As regards the hypothesis of the integration of children in homosexual unions, such an adoption would be violent for the children, as it would deprive them of a proper environment for their full human development. From the social point of view, it would change the concept of matrimony, with its task of procreation and education and would cause great harm to the common good, especially if its incidence in the social fabric increases. Lastly, speaking juridically, married couples guarantee the order of generations and, therefore, are of eminent public interest. This is not so in the case of homosexual couples.
Q: What should be, concretely, the attitude of Catholic politicians in this respect?
Archbishop Amato: Faced with a first draft law favorable to this recognition, the Catholic parliamentarian has the moral duty to express his disagreement clearly and publicly, voting against it. A vote in favor would be a gravely immoral act.
In face of a law that is already in force, he must make known his opposition.

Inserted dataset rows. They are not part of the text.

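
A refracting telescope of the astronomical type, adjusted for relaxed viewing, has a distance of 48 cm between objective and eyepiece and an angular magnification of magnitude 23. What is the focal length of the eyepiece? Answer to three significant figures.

In normal adjustment the tube length equals f_obj + f_eye and |M| = f_obj/f_eye.
So f_obj = 23 f_eye and 23 f_eye + f_eye = 48 cm, giving f_eye = 48/24 = 2.000 cm and f_obj = 46.000 cm.

2.00 cm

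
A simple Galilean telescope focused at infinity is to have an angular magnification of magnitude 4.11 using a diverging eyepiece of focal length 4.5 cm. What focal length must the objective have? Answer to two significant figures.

18 cm

|M| = f_obj/|f_eye|, so f_obj = |M| x |f_eye| = 4.11 x 4.5 = 18.495 cm.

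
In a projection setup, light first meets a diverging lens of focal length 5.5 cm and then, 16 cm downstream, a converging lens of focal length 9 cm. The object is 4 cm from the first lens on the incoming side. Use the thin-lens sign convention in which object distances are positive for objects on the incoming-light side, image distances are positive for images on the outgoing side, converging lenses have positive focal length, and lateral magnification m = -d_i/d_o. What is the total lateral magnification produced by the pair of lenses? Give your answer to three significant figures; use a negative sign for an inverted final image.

Lens 1: 1/d_i1 = 1/f_1 - 1/d_o1 = 1/(-5.5) - 1/4 = -0.43182 cm^-1, so d_i1 = -2.316 cm.
m_1 = -(-2.316)/4 = 0.5789.
With d_i1 < 0 the first image is virtual and lies on the object side; the object distance for lens 2 is d_o2 = 16 - (-2.316) = 18.316 cm.
Lens 2: 1/d_i2 = 1/f_2 - 1/d_o2 = 1/9 - 1/(18.316) = 0.05651 cm^-1, so d_i2 = 17.695 cm.
m_2 = -(17.695)/(18.316) = -0.9661.
The system's lateral magnification is m_1 m_2 = (0.5789)(-0.9661) = -0.5593.

-0.559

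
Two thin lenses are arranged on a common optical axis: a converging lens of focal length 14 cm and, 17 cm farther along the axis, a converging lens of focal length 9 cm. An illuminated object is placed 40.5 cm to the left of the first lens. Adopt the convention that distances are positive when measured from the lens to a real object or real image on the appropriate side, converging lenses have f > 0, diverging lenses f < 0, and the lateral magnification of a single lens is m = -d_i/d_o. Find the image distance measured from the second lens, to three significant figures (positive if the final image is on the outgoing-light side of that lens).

Applying the thin-lens equation to the first lens, 1/14 = 1/40.5 + 1/d_i1, which gives d_i1 = 21.396 cm.
Since 21.396 cm > 17 cm, the first image lies past the second lens and serves as a virtual object: d_o2 = L - d_i1 = -4.396 cm.
Applying the thin-lens equation again with f_2 = 9 cm and d_o2 = -4.396 cm gives d_i2 = 2.954 cm.

2.95 cm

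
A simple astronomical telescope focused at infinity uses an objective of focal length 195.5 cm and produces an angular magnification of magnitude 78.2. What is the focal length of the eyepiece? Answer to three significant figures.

2.50 cm

|M| = f_obj/f_eye, so f_eye = f_obj/|M| = 195.5/78.2 = 2.500 cm.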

If it is not possible to abrogate the law, he could mobilize and support proposals directed to limiting the harm of such a law and decrease the negative effects at the level of public culture and morality, on the condition that his opposition to laws of this type is clear and avoids the danger of scandal.
This is a principle expressed in the encyclical “Evangelium Vitae” (1995).The leading cultures of the world have always given great institutional recognition not so much to friendship between persons as to matrimony and the family, a condition of stable life favorable to the common good: procreation, survival of society, education, and socialization of children.